Found footage has proven highly profitable, particularly for horror films. Following the success of 'Paranormal Activity' and 'The Devil Inside,' Paramount's Insurge banner is understandably riding that gravy train until it ends -- and now they want to marry that profitable gimmick with another highly profitable title: 'The Ring.'

In an interview with The Hollywood Reporter, Paramount Film Group president Adam Goodman discussed what the future holds for the studio. Near the end of the interview, Goodman was asked about Insurge's success with micro-budget features and what their upcoming plans might be for more found footage features. That's when Goodman provided this little nugget of information:

'The Ring' is something that really lends itself to this format right now, so we're talking to [producer] Walter Parkes about doing something with that.

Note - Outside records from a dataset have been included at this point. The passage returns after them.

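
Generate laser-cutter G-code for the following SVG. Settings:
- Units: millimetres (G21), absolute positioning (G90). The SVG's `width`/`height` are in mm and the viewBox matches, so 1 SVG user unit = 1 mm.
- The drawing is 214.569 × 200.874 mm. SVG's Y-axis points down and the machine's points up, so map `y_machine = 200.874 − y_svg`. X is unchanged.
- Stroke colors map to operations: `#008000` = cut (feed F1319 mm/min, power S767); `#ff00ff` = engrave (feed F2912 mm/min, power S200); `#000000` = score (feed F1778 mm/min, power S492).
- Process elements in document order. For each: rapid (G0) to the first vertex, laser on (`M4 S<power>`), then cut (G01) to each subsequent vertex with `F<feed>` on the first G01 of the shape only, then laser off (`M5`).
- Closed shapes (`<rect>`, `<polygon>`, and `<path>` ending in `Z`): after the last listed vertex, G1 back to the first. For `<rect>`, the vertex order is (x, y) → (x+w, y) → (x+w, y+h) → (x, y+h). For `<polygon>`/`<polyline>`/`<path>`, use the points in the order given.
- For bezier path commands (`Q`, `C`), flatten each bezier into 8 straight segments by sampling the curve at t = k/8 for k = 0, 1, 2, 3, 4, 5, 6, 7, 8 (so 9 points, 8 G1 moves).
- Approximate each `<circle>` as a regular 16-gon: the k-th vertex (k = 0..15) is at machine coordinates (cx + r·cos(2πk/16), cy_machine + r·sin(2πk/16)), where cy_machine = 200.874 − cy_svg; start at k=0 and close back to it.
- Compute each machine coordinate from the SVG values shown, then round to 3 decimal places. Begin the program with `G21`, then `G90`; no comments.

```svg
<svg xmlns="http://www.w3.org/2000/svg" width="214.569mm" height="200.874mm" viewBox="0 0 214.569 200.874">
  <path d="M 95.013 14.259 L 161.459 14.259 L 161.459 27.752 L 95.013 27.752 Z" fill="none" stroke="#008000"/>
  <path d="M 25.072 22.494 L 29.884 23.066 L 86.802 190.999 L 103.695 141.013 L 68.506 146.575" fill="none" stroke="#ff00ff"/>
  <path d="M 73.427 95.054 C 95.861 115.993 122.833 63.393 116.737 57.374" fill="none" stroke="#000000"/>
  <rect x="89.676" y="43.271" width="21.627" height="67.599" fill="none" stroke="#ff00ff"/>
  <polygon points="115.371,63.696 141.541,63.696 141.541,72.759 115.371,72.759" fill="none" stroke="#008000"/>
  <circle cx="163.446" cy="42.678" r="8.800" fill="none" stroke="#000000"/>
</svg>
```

G21
G90
G0 X95.013 Y186.615
M4 S767
G01 X161.459 Y186.615 F1319
G01 X161.459 Y173.122
G01 X95.013 Y173.122
G01 X95.013 Y186.615
M5
G0 X25.072 Y178.380
M4 S200
G01 X29.884 Y177.808 F2912
G01 X86.802 Y9.875
G01 X103.695 Y59.861
G01 X68.506 Y54.299
M5
G0 X73.427 Y105.820
M4 S492
G01 X81.979 Y101.180 F1778
G01 X90.516 Y102.027
G01 X98.597 Y106.953
G01 X105.781 Y114.551
G01 X111.628 Y123.412
G01 X115.696 Y132.129
G01 X117.546 Y139.294
G01 X116.737 Y143.500
M5
G0 X89.676 Y157.603
M4 S200
G01 X111.303 Y157.603 F2912
G01 X111.303 Y90.004
G01 X89.676 Y90.004
G01 X89.676 Y157.603
M5
G0 X115.371 Y137.178
M4 S767
G01 X141.541 Y137.178 F1319
G01 X141.541 Y128.115
G01 X115.371 Y128.115
G01 X115.371 Y137.178
M5
G0 X172.246 Y158.196
M4 S492
G01 X171.576 Y161.564 F1778
G01 X169.669 Y164.419
G01 X166.814 Y166.326
G01 X163.446 Y166.996
G01 X160.078 Y166.326
G01 X157.223 Y164.419
G01 X155.316 Y161.564
G01 X154.646 Y158.196
G01 X155.316 Y154.828
G01 X157.223 Y151.973
G01 X160.078 Y150.066
G01 X163.446 Y149.396
G01 X166.814 Y150.066
G01 X169.669 Y151.973
G01 X171.576 Y154.828
G01 X172.246 Y158.196
M5

viewBox `0 0 214.569 200.874` with mm width/height → 1 unit = 1 mm. Flip: y_m = 200.874 − y_svg.

**Shape 1** — `<path>` rectangle, stroke `#008000` → cut (S767, F1319). Machine vertices: (95.013,186.615) → (161.459,186.615) → (161.459,173.122) → (95.013,173.122) → (95.013,186.615). Closed: final G1 returns to the first vertex.

**Shape 2** — `<path>` open polyline, stroke `#ff00ff` → engrave (S200, F2912). Machine vertices: (25.072,178.380) → (29.884,177.808) → (86.802,9.875) → (103.695,59.861) → (68.506,54.299). Open path.

**Shape 3** — `<path>` cubic bezier, stroke `#000000` → score (S492, F1778). Control points (SVG): P0=(73.427,95.054), P1=(95.861,115.993), P2=(122.833,63.393), P3=(116.737,57.374); sampled at t=k/8. Machine vertices: (73.427,105.820) → (81.979,101.180) → (90.516,102.027) → (98.597,106.953) → (105.781,114.551) → (111.628,123.412) → (115.696,132.129) → (117.546,139.294) → (116.737,143.500). Open path.

**Shape 4** — `<rect>` rectangle, stroke `#ff00ff` → engrave (S200, F2912). Machine vertices: (89.676,157.603) → (111.303,157.603) → (111.303,90.004) → (89.676,90.004) → (89.676,157.603). Closed: final G1 returns to the first vertex.

**Shape 5** — `<polygon>` rectangle, stroke `#008000` → cut (S767, F1319). Machine vertices: (115.371,137.178) → (141.541,137.178) → (141.541,128.115) → (115.371,128.115) → (115.371,137.178). Closed: final G1 returns to the first vertex.

**Shape 6** — `<circle>` circle, stroke `#000000` → score (S492, F1778). Machine vertices: (172.246,158.196) → (171.576,161.564) → (169.669,164.419) → (166.814,166.326) → (163.446,166.996) → (160.078,166.326) → (157.223,164.419) → (155.316,161.564) → (154.646,158.196) → (155.316,154.828) → (157.223,151.973) → (160.078,150.066) → (163.446,149.396) → (166.814,150.066) → (169.669,151.973) → (171.576,154.828) → (172.246,158.196). Closed: final G1 returns to the first vertex.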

Released in 2002 and itself a remake of the Japanese hit 'Ringu,' 'The Ring' was a huge success with mainstream American audiences who, at the time, were still unfamiliar with drippy, long-haired Japanese ghost girls. It also spawned a less successful sequel directed by original 'Ringu' director Hideo Nakata, who also directed the original Japanese version of 'Dark Water.'

'The Ring' told the story of an investigative reporter (Naomi Watts, who also returned for the sequel) who found a mysterious VHS tape rumored to kill those who viewed it seven days later. After her son watches the tape, the woman frantically tries to solve the mystery behind it so she can save the life of  her young son.

It could very easily lend itself to a found footage concept considering the VHS aspect, but it calls to mind the upcoming horror anthology film 'V/H/S,' whose director list touts such talents as Ti West and Adam Wingard. That film's wraparound story concerns a group of burglars who uncover a stash of VHS tapes in their target's home, each tape containing various "real" horrors.

Still, while 'The Ring' is only a decade old, isn't it a little soon to give it a makeover? Surely there are more original found footage ideas. We're sure the security tapes from Mel Gibson's house are horrific enough to inspire something.